• Saves tensors in V2 checkpoint format.

    By default, saves the named tensors in full. If the caller wishes to save specific slices of full tensors, shape_and_slices should be non-empty strings and correspondingly well-formed.

    Declaration

    static func saveV2(
      prefix: StringTensor,
      tensorNames: StringTensor,
      shapeAndSlices: StringTensor,
      tensors: [AnyTensor]
    )

    Parameters

    prefix

    Must have a single element. The prefix of the V2 checkpoint to which we write the tensors.

    tensors

    N tensors to save.

  • Restores tensors from a V2 checkpoint.

    For backward compatibility with the V1 format, this Op currently allows restoring from a V1 checkpoint as well:

    • This Op first attempts to find the V2 index file pointed to by prefix, and if found proceed to read it as a V2 checkpoint;
    • Otherwise the V1 read path is invoked. Relying on this behavior is not recommended, as the ability to fall back to read V1 might be deprecated and eventually removed.

    By default, restores the named tensors in full.

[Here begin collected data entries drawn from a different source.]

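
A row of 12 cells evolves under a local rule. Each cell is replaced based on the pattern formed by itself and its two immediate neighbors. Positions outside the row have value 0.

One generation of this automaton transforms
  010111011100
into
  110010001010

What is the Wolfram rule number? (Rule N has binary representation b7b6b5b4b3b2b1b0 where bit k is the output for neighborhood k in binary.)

150

position 4: 111 → 1  (bit 7 = 1)
position 5: 110 → 0  (bit 6 = 0)
position 2: 101 → 0  (bit 5 = 0)
position 10: 100 → 1  (bit 4 = 1)
position 3: 011 → 0  (bit 3 = 0)
position 1: 010 → 1  (bit 2 = 1)
position 0: 001 → 1  (bit 1 = 1)
position 11: 000 → 0  (bit 0 = 0)
bits b7..b0 = 10010110 = 150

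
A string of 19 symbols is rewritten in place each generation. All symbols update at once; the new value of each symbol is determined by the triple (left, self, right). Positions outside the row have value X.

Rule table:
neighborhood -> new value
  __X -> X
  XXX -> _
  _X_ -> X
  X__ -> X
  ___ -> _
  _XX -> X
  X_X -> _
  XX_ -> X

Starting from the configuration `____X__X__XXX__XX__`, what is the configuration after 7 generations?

X__XXXXXXXX_XXXXXXX
XXXX______X_X______
___XX____XX_XX____X
X_XXXX__XXX_XXX__XX
X_X__XXXX_X_X_XXXX_
X_XXXX__X_X_X_X__X_
X_X__XXXX_X_X_XXXX_

X_X__XXXX_X_X_XXXX_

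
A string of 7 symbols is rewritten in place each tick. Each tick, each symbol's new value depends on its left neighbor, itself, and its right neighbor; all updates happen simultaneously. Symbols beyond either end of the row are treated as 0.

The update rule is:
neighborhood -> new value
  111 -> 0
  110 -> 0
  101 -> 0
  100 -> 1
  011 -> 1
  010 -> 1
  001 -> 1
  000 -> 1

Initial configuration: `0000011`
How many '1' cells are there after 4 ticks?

1

tick 1: 1111110
tick 2: 1000001
tick 3: 1111111
tick 4: 1000000
count of 1: 1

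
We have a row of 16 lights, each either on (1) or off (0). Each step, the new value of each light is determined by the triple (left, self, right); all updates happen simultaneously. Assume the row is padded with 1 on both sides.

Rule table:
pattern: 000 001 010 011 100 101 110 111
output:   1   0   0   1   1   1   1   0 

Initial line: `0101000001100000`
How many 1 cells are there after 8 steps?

1010111101111110
1101100111000011
0111110101111010
1100011011001101
0111011111101111
1101110000111000
0111011110101110
1101110011011011
count of 1: 11

11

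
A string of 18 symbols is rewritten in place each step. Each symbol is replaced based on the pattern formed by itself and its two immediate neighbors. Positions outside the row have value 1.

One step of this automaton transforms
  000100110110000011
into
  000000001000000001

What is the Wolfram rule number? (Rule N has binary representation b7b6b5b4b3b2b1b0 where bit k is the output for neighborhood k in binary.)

160

position 17: 111 → 1  (bit 7 = 1)
position 7: 110 → 0  (bit 6 = 0)
position 8: 101 → 1  (bit 5 = 1)
position 0: 100 → 0  (bit 4 = 0)
position 6: 011 → 0  (bit 3 = 0)
position 3: 010 → 0  (bit 2 = 0)
position 2: 001 → 0  (bit 1 = 0)
position 1: 000 → 0  (bit 0 = 0)
bits b7..b0 = 10100000 = 160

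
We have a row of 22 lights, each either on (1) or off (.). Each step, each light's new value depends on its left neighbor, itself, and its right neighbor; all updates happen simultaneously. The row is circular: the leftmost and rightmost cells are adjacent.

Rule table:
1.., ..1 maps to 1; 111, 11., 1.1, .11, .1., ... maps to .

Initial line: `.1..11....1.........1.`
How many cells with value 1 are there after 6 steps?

6

1.11..1..1.1.......1.1
....11.11...1.....1...
...1.....1.1.1...1.1..
..1.1...1.....1.1...1.
.1...1.1.1...1...1.1.1
..1.1.....1.1.1.1.....
count of 1: 6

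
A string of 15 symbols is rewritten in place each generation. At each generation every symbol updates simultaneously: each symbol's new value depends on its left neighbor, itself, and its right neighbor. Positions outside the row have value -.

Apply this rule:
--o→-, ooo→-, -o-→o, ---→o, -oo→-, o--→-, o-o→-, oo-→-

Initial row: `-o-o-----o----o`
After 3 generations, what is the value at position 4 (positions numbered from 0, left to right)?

-

-o-o-ooo-o-oo-o
-o-o-----o----o  (repeats generation 0; period 2)
generation 3: -o-o-ooo-o-oo-o
position 4 holds -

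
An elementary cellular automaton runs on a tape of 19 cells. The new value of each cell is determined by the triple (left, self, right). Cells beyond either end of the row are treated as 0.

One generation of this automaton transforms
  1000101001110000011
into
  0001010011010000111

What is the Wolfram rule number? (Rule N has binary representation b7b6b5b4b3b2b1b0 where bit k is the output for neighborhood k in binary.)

106

position 10: 111 → 0  (bit 7 = 0)
position 11: 110 → 1  (bit 6 = 1)
position 5: 101 → 1  (bit 5 = 1)
position 1: 100 → 0  (bit 4 = 0)
position 9: 011 → 1  (bit 3 = 1)
position 0: 010 → 0  (bit 2 = 0)
position 3: 001 → 1  (bit 1 = 1)
position 2: 000 → 0  (bit 0 = 0)
bits b7..b0 = 01101010 = 106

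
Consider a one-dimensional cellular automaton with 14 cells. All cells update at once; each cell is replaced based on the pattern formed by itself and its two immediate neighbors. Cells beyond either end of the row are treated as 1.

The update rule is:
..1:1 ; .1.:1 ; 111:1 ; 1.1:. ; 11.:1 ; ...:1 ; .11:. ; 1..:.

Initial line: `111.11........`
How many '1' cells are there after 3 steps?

10

111..1.1111111
111.11..111111
111..1.1.11111
count of 1: 10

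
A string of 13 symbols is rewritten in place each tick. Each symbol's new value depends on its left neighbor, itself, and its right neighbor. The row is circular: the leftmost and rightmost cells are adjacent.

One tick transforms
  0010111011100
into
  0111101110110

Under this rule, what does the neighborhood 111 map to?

At position 5 the neighborhood is 111; the next row has 0 there.

0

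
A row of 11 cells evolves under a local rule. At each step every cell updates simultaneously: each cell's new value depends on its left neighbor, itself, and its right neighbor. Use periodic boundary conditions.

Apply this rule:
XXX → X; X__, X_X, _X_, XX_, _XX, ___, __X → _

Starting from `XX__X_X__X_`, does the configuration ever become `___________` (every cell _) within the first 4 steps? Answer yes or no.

___________
all cells are _ at step 1

yes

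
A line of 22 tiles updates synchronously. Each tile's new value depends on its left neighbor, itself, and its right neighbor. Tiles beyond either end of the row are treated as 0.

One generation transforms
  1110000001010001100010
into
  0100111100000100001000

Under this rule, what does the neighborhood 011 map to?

At position 0 the neighborhood is 011; the next row has 0 there.

0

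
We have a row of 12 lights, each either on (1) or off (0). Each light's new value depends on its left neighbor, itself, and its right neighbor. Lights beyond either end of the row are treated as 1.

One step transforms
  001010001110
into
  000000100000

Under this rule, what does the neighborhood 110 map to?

At position 10 the neighborhood is 110; the next row has 0 there.

0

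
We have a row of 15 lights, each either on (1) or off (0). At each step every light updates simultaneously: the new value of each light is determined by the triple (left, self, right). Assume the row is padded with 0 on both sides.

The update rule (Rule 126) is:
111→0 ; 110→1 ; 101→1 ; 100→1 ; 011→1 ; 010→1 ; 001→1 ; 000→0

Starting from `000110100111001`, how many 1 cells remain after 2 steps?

001111111101111
011000000111001
count of 1: 6

6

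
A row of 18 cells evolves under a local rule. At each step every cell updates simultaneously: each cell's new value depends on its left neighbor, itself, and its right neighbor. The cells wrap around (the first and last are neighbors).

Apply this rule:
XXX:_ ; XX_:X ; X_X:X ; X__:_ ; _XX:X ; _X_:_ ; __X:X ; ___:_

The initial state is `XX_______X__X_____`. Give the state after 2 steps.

step 1: XX______X__X_____X
step 2: _X_____X__X_____XX

_X_____X__X_____XX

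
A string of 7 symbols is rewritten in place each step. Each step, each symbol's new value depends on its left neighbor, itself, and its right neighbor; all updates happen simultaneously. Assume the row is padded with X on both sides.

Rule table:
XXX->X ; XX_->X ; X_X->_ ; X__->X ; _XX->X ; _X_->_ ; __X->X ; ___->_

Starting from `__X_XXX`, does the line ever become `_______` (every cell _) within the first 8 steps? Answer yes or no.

XX__XXX
XXXXXXX
XXXXXXX  (fixed point — unchanged through step 8)
step 8 is XXXXXXX, still not uniform _

no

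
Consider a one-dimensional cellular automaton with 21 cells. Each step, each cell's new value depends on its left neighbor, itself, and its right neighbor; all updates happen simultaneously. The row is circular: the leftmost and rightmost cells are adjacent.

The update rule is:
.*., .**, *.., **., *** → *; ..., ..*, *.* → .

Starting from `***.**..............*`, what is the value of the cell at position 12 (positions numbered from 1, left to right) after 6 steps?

*

***.***.............*
***.****............*
***.*****...........*
***.******..........*
***.*******.........*
***.********........*
position 12 holds *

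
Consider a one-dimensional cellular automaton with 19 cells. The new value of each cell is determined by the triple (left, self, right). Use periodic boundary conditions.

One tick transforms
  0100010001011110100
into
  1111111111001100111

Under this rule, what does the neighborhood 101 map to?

At position 10 the neighborhood is 101; the next row has 0 there.

0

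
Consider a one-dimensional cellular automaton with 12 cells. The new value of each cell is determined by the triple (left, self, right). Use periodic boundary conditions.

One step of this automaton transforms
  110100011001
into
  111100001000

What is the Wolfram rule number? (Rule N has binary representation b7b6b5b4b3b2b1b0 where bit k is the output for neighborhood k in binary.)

position 0: 111 → 1  (bit 7 = 1)
position 1: 110 → 1  (bit 6 = 1)
position 2: 101 → 1  (bit 5 = 1)
position 4: 100 → 0  (bit 4 = 0)
position 7: 011 → 0  (bit 3 = 0)
position 3: 010 → 1  (bit 2 = 1)
position 6: 001 → 0  (bit 1 = 0)
position 5: 000 → 0  (bit 0 = 0)
bits b7..b0 = 11100100 = 228

228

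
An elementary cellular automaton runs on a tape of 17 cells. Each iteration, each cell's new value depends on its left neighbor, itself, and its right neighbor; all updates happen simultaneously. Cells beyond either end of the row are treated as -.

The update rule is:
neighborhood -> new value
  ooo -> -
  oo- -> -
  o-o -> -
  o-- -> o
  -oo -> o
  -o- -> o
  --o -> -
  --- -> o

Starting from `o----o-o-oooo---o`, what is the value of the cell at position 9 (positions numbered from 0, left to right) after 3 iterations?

oooo-o-o-o---oo-o
o----o-o-ooo-o--o
oooo-o-o-o---oo-o
position 9 holds o

o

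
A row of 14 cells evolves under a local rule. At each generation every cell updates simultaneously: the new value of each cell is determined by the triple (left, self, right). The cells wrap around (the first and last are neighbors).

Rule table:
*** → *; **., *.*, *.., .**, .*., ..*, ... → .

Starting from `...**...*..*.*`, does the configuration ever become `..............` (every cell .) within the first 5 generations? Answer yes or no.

..............
all cells are . at generation 1

yes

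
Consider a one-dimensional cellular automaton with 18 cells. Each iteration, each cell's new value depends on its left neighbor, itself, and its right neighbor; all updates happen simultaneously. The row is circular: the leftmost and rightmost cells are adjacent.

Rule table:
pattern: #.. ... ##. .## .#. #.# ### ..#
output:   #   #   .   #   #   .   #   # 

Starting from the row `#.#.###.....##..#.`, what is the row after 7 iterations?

#.#.##.######.###.
#.#.#..#####..##..
#.#.#######.###.##
..#.######..##..##
###.#####.###.###.
##..####..##..##..
#.#####.###.###.##

#.#####.###.###.##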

If the caller wishes to restore specific slices of stored tensors, shape_and_slices should be non-empty strings and correspondingly well-formed.

    Callers must ensure all the named tensors are indeed stored in the checkpoint.

    • Attr dtypes: shape {N}. The list of expected dtype for the tensors. Must match those stored in the checkpoint.

    • Output tensors: shape {N}. The restored tensors, whose shapes are read from the checkpoint directly.

    Declaration

    static func restoreV2(
      prefix: StringTensor,
      tensorNames: StringTensor,
      shapeAndSlices: StringTensor,
      dtypes: [TensorDataType]
    ) -> [AnyTensor]

    Parameters

    prefix

    Must have a single element. The prefix of a V2 checkpoint.

  • Splits a tensor into numSplit tensors along one dimension.

    Declaration

    static func split<T: TensorFlowScalar>(
      splitDim: Tensor<Int32>,
      value: Tensor<T>,
      numSplit: Int64
    ) -> [Tensor<T>]

    Parameters

    splitDim

    0-D. The dimension along which to split. Must be in the range [-rank(value), rank(value)).

    value

    The tensor to split.

    numSplit

    The number of splits to create.

    Return Value

    Tensors whose shape matches that of value except along axis, where their sizes are value.shape[axis] / numSplit.

  • Splits a tensor into numSplit tensors along one dimension.

    Declaration

    static func splitV<T: TensorFlowScalar, Tlen: BinaryInteger & TensorFlowScalar>(
      value: Tensor<T>,
      sizeSplits: Tensor<Tlen>,
      splitDim: Tensor<Int32>,
      numSplit: Int64
    ) -> [Tensor<T>]

    Parameters

    value

    The tensor to split.

    sizeSplits

    list containing the sizes of each output tensor along the split dimension. Must sum to the dimension of value along split_dim. Can contain one -1 indicating that dimension is to be inferred.

    splitDim

    0-D. The dimension along which to split. Must be in the range [-rank(value), rank(value)).

    Return Value

    Tensors whose shape matches that of value except along axis, where their sizes are size_splits[i].